Say the messy thought before it disappears. KeptMind turns it into a clear next step and nudges only when it matters.
An AI task planner uses AI to do the work you would otherwise skip: turning a messy list of intentions into a structured, prioritized plan. KeptMind parses voice or text captures into tasks, suggests priority and energy fit, can split a daunting task into a handful of micro-steps, and on a higher-energy day will draft a flexible plan that works around your calendar. You stay in control — the AI proposes, you adjust.
The planning tax — sitting down to decide what to do and in what order — is exactly the executive-function work that ADHD makes expensive, so it gets deferred until Monday lunchtime or never. An AI planner removes that tax by doing the first draft for you.
KeptMind drafts a day from your existing tasks, your calendar busy state, and your stated energy. It is a starting point you edit, not a rigid schedule that breaks the moment real life intervenes.
A task like "sort out taxes" is a wall, not a step. The AI split feature breaks one overwhelming item into three to six concrete micro-steps so there is always an obvious next action. The original capture stays intact; the split just adds clarity.

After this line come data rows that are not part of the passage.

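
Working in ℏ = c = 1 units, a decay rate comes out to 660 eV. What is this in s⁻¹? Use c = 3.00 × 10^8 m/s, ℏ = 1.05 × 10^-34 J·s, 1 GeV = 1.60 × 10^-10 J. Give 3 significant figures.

1.01 × 10^18 s⁻¹

A rate is [E]/ℏ; divide by ℏ.
1 GeV → 1/ℏ × (1 GeV in J) = 1.52 × 10^24 s⁻¹.
Convert the energy scale: 660 eV = 6.60 × 10^-7 GeV.
Result: 6.60 × 10^-7 × 1.52 × 10^24 = 1.01 × 10^18 s⁻¹.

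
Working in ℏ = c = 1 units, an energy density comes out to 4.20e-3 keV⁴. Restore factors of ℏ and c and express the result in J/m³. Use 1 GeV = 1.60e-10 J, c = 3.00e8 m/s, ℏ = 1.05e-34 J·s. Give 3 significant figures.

[E]/[L]³ = [E]⁴/(ℏc)³; restore (ℏc)⁻³.
1 GeV⁴ → 1/(ℏc)³ × (1 GeV in J)⁴ = 2.10e37 J/m³.
Convert the energy scale: 4.20e-3 keV⁴ = 4.20e-27 GeV⁴.
Result: 4.20e-27 × 2.10e37 = 8.81e10 J/m³.

8.81e10 J/m³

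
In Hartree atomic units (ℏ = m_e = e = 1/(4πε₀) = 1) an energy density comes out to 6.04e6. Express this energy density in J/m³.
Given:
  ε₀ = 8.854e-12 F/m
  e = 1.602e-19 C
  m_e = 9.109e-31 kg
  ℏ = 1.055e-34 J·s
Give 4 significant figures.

One atomic unit of energy density: u_au = E_h/a₀³ = m_e⁴e¹⁰/((4πε₀)⁵ℏ⁸) = 2.929e13 J/m³.
6.04e6 × 2.929e13 J/m³ = 1.769e20 J/m³

1.769e20 J/m³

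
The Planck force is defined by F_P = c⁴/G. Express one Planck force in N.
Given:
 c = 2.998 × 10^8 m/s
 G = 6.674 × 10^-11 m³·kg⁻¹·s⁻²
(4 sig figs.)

F_P = c⁴/G
  = 8.078 × 10^33 / 6.674 × 10^-11
  = 1.210 × 10^44 N

1.210 × 10^44 N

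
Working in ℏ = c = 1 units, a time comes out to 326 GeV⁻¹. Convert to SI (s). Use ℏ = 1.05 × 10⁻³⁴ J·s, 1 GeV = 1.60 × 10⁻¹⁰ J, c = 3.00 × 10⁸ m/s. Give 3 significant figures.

A time is [E]⁻¹ in ℏ=c=1; restore one factor of ℏ.
1 GeV⁻¹ → ℏ × (1 GeV in J)⁻¹ = 6.56 × 10⁻²⁵ s.
Result: 326 × 6.56 × 10⁻²⁵ = 2.14 × 10⁻²² s.

2.14 × 10⁻²² s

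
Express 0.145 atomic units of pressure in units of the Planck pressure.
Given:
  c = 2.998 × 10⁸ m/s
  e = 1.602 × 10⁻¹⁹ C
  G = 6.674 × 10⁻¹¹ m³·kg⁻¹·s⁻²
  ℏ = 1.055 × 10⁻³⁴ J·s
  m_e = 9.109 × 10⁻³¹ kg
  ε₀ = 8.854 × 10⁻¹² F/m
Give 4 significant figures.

atomic unit of pressure: P_au = E_h/a₀³ = m_e⁴e¹⁰/((4πε₀)⁵ℏ⁸) = 2.929 × 10¹³ Pa
Planck pressure: p_P = c⁷/(ℏG²) = 4.632 × 10¹¹³ Pa
0.145 × 2.929 × 10¹³ / 4.632 × 10¹¹³ = 9.169 × 10⁻¹⁰²

9.169 × 10⁻¹⁰²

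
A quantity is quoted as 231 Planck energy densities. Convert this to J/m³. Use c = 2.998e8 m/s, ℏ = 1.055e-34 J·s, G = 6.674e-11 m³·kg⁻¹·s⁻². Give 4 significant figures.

One Planck energy density: u_P = c⁷/(ℏG²) = 4.632e113 J/m³.
231 × 4.632e113 J/m³ = 1.070e116 J/m³

1.070e116 J/m³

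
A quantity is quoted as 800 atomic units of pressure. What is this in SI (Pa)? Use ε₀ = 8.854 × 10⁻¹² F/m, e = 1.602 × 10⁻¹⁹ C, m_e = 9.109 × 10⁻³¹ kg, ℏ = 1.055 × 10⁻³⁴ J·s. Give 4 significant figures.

One atomic unit of pressure: P_au = E_h/a₀³ = m_e⁴e¹⁰/((4πε₀)⁵ℏ⁸) = 2.929 × 10¹³ Pa.
800 × 2.929 × 10¹³ Pa = 2.343 × 10¹⁶ Pa

2.343 × 10¹⁶ Pa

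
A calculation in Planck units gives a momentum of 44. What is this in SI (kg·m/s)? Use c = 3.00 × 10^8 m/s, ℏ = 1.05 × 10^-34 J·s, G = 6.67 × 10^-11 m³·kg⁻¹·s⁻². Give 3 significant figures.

One Planck momentum: p_P = √(ℏc³/G) = 6.52 kg·m/s.
44 × 6.52 kg·m/s = 287 kg·m/s

287 kg·m/s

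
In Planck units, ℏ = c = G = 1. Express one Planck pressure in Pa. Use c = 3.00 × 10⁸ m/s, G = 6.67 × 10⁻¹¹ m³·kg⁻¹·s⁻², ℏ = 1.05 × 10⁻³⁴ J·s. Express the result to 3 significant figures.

From ℏ = c = G = 1 the pressure scale is p_P = c⁷/(ℏG²).
  = 2.19 × 10⁵⁹ / 4.67 × 10⁻⁵⁵
  = 4.68 × 10¹¹³ Pa

4.68 × 10¹¹³ Pa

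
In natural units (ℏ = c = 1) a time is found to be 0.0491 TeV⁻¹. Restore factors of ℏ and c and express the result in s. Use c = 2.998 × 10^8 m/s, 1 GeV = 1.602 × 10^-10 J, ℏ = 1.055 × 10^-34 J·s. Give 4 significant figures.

A time is [E]⁻¹ in ℏ=c=1; restore one factor of ℏ.
1 GeV⁻¹ → ℏ × (1 GeV in J)⁻¹ = 6.586 × 10^-25 s.
Convert the energy scale: 0.0491 TeV⁻¹ = 4.91 × 10^-5 GeV⁻¹.
Result: 4.91 × 10^-5 × 6.586 × 10^-25 = 3.233 × 10^-29 s.

3.233 × 10^-29 s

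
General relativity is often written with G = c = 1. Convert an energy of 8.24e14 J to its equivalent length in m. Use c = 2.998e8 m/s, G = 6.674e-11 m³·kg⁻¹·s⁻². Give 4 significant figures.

Energy → length via G/c⁴.
8.24e14 J × (G/c⁴) = 6.807e-30 m

6.807e-30 m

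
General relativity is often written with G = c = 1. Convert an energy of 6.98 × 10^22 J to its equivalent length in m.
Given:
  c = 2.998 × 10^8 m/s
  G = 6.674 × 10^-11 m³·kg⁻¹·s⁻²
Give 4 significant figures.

Energy → length via G/c⁴.
6.98 × 10^22 J × (G/c⁴) = 5.767 × 10^-22 m

5.767 × 10^-22 m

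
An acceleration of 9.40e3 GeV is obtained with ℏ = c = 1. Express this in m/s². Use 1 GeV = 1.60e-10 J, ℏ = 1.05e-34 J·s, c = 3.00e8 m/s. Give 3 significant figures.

4.30e36 m/s²

Acceleration is [L]/[T]² = c·[E]/ℏ.
1 GeV → c/ℏ × (1 GeV in J) = 4.57e32 m/s².
Result: 9.40e3 × 4.57e32 = 4.30e36 m/s².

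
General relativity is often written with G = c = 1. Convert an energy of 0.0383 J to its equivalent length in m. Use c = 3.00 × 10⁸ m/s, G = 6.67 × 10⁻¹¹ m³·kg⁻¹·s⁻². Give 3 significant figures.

Energy → length via G/c⁴.
0.0383 J × (G/c⁴) = 3.15 × 10⁻⁴⁶ m

3.15 × 10⁻⁴⁶ m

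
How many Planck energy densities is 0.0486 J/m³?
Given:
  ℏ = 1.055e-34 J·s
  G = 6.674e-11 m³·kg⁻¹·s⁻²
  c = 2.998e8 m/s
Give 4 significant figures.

1.049e-115

Planck energy density: u_P = c⁷/(ℏG²) = 4.632e113 J/m³.
0.0486 / 4.632e113 = 1.049e-115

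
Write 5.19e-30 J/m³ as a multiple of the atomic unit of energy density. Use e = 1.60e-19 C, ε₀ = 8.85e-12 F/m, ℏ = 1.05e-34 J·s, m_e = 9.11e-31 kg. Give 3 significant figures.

atomic unit of energy density: u_au = E_h/a₀³ = m_e⁴e¹⁰/((4πε₀)⁵ℏ⁸) = 3.01e13 J/m³.
5.19e-30 / 3.01e13 = 1.72e-43

1.72e-43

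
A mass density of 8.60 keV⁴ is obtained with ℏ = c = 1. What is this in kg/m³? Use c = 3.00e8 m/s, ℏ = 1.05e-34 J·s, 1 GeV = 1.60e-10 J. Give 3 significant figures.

2.00e-3 kg/m³

Mass density is [E]/(c²[L]³) = [E]⁴/(ℏ³c⁵).
1 GeV⁴ → 1/(ℏ³c⁵) × (1 GeV in J)⁴ = 2.33e20 kg/m³.
Convert the energy scale: 8.60 keV⁴ = 8.60e-24 GeV⁴.
Result: 8.60e-24 × 2.33e20 = 2.00e-3 kg/m³.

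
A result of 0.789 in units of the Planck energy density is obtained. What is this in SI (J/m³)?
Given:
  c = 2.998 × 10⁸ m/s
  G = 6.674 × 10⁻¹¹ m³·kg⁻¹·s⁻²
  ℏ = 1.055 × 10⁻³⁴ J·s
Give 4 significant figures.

3.655 × 10¹¹³ J/m³

One Planck energy density: u_P = c⁷/(ℏG²) = 4.632 × 10¹¹³ J/m³.
0.789 × 4.632 × 10¹¹³ J/m³ = 3.655 × 10¹¹³ J/m³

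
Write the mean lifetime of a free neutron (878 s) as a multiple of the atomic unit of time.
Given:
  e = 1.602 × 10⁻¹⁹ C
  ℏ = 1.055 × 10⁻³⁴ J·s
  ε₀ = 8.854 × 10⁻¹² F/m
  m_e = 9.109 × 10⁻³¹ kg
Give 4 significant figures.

atomic unit of time: τ_au = (4πε₀)²ℏ³/(m_e e⁴) = 2.423 × 10⁻¹⁷ s.
878 / 2.423 × 10⁻¹⁷ = 3.624 × 10¹⁹

3.624 × 10¹⁹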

Because the planner knows each task's energy fit, it surfaces low-effort steps on low-energy days and saves the demanding work for when you actually have the capacity.
Every AI suggestion — the parsed task, the priority, the split, the drafted plan — is shown for review before it commits. You confirm or adjust with a tap. The point is to remove the blank-page paralysis, not to hand control to an algorithm.
Calendar sync is optional and one-directional by default: externalize first, time-box second when executive function returns. The planner works fully without ever connecting a calendar.